[erlang-questions] data sharing is outside the semantics of Erlang, but it sure is useful

Thu Sep 17 01:48:20 CEST 2009

On Sep 17, 2009, at 4:43 AM, Jayson Vantuyl wrote:
> I don't really think that it's useful to classify data sharing as  
> data compression.

It's very much in the spirit of dictionary-based compression.

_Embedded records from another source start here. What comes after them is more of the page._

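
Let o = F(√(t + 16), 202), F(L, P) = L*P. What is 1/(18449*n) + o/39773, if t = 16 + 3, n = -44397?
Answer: -1/819080253 + 202*√35/39773 ≈ 0.030047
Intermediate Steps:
t = 19
o = 202*√35 (o = √(19 + 16)*202 = √35*202 = 202*√35 ≈ 1195.0)
1/(18449*n) + o/39773 = 1/(18449*(-44397)) + (202*√35)/39773 = (1/18449)*(-1/44397) + (202*√35)*(1/39773) = -1/819080253 + 202*√35/39773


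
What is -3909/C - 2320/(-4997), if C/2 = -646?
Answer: 1185827/339796 ≈ 3.4898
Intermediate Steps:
C = -1292 (C = 2*(-646) = -1292)
-3909/C - 2320/(-4997) = -3909/(-1292) - 2320/(-4997) = -3909*(-1/1292) - 2320*(-1/4997) = 3909/1292 + 2320/4997 = 1185827/339796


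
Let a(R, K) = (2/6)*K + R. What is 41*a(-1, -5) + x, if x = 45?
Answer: -193/3 ≈ -64.333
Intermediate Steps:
a(R, K) = R + K/3 (a(R, K) = (2*(⅙))*K + R = K/3 + R = R + K/3)
41*a(-1, -5) + x = 41*(-1 + (⅓)*(-5)) + 45 = 41*(-1 - 5/3) + 45 = 41*(-8/3) + 45 = -328/3 + 45 = -193/3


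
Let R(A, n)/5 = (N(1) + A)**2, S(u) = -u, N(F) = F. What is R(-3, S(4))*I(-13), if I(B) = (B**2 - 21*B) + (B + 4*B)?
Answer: 7540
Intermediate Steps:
R(A, n) = 5*(1 + A)**2
I(B) = B**2 - 16*B (I(B) = (B**2 - 21*B) + 5*B = B**2 - 16*B)
R(-3, S(4))*I(-13) = (5*(1 - 3)**2)*(-13*(-16 - 13)) = (5*(-2)**2)*(-13*(-29)) = (5*4)*377 = 20*377 = 7540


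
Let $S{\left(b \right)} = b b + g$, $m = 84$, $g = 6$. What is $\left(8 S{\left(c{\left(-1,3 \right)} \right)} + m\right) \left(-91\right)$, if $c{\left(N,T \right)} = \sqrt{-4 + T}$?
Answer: $-11284$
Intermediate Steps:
$S{\left(b \right)} = 6 + b^{2}$ ($S{\left(b \right)} = b b + 6 = b^{2} + 6 = 6 + b^{2}$)
$\left(8 S{\left(c{\left(-1,3 \right)} \right)} + m\right) \left(-91\right) = \left(8 \left(6 + \left(\sqrt{-4 + 3}\right)^{2}\right) + 84\right) \left(-91\right) = \left(8 \left(6 + \left(\sqrt{-1}\right)^{2}\right) + 84\right) \left(-91\right) = \left(8 \left(6 + i^{2}\right) + 84\right) \left(-91\right) = \left(8 \left(6 - 1\right) + 84\right) \left(-91\right) = \left(8 \cdot 5 + 84\right) \left(-91\right) = \left(40 + 84\right) \left(-91\right) = 124 \left(-91\right) = -11284$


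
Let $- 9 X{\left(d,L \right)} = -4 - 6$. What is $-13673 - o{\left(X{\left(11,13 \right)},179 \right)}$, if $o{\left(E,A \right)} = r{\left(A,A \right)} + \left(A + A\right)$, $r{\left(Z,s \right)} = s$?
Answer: $-14210$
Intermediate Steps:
$X{\left(d,L \right)} = \frac{10}{9}$ ($X{\left(d,L \right)} = - \frac{-4 - 6}{9} = \left(- \frac{1}{9}\right) \left(-10\right) = \frac{10}{9}$)
$o{\left(E,A \right)} = 3 A$ ($o{\left(E,A \right)} = A + \left(A + A\right) = A + 2 A = 3 A$)
$-13673 - o{\left(X{\left(11,13 \right)},179 \right)} = -13673 - 3 \cdot 179 = -13673 - 537 = -14210$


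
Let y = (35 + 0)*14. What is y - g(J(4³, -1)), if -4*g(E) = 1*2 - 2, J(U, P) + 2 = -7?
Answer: 490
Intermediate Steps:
J(U, P) = -9 (J(U, P) = -2 - 7 = -9)
g(E) = 0 (g(E) = -(1*2 - 2)/4 = -(2 - 2)/4 = -¼*0 = 0)
y = 490 (y = 35*14 = 490)
y - g(J(4³, -1)) = 490 - 1*0 = 490 + 0 = 490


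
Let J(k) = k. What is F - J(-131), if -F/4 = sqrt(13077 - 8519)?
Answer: 131 - 4*sqrt(4558) ≈ -139.05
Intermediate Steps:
F = -4*sqrt(4558) (F = -4*sqrt(13077 - 8519) = -4*sqrt(4558) ≈ -270.05)
F - J(-131) = -4*sqrt(4558) - 1*(-131) = -4*sqrt(4558) + 131 = 131 - 4*sqrt(4558)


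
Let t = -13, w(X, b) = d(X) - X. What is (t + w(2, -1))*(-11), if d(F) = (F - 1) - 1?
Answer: 165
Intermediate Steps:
d(F) = -2 + F (d(F) = (-1 + F) - 1 = -2 + F)
w(X, b) = -2 (w(X, b) = (-2 + X) - X = -2)
(t + w(2, -1))*(-11) = (-13 - 2)*(-11) = -15*(-11) = 165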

>  Bottom line, there's an optimization (and a clearly important one)  
> that Erlang isn't doing.

And can't reasonably be *expected* to do.  It is reasonable
to expect Erlang to *preserve* sharing, as when sending a term
to another process, because failing to do so can make space use
blow up in a rather sickening way which it's hard for a
programmer to detect.

I sometimes think that for every use case there is an equal
and opposite use case.  In the case of memory, for example,
we've got *space* issues and *cache* issues.  Looking for
existing copies of stuff can save you space, but it can
do terrible things to your cache (bringing in stuff that it
turns out you don't want).  The tradeoffs depend on how much
space you may save, how likely the saving is, and how well you
can avoid looking at irrelevant stuff while looking for an
existing copy.  The programmer is in a better position to know
these things than the Erlang compiler or runtime system.

One thing I didn't quite understand was why the original data
source is emitting stuff with lots of duplication in the first
place.  Fixing the duplication problem at the source has the
added benefit of reducing the cost of getting the data into an
Erlang process to start with.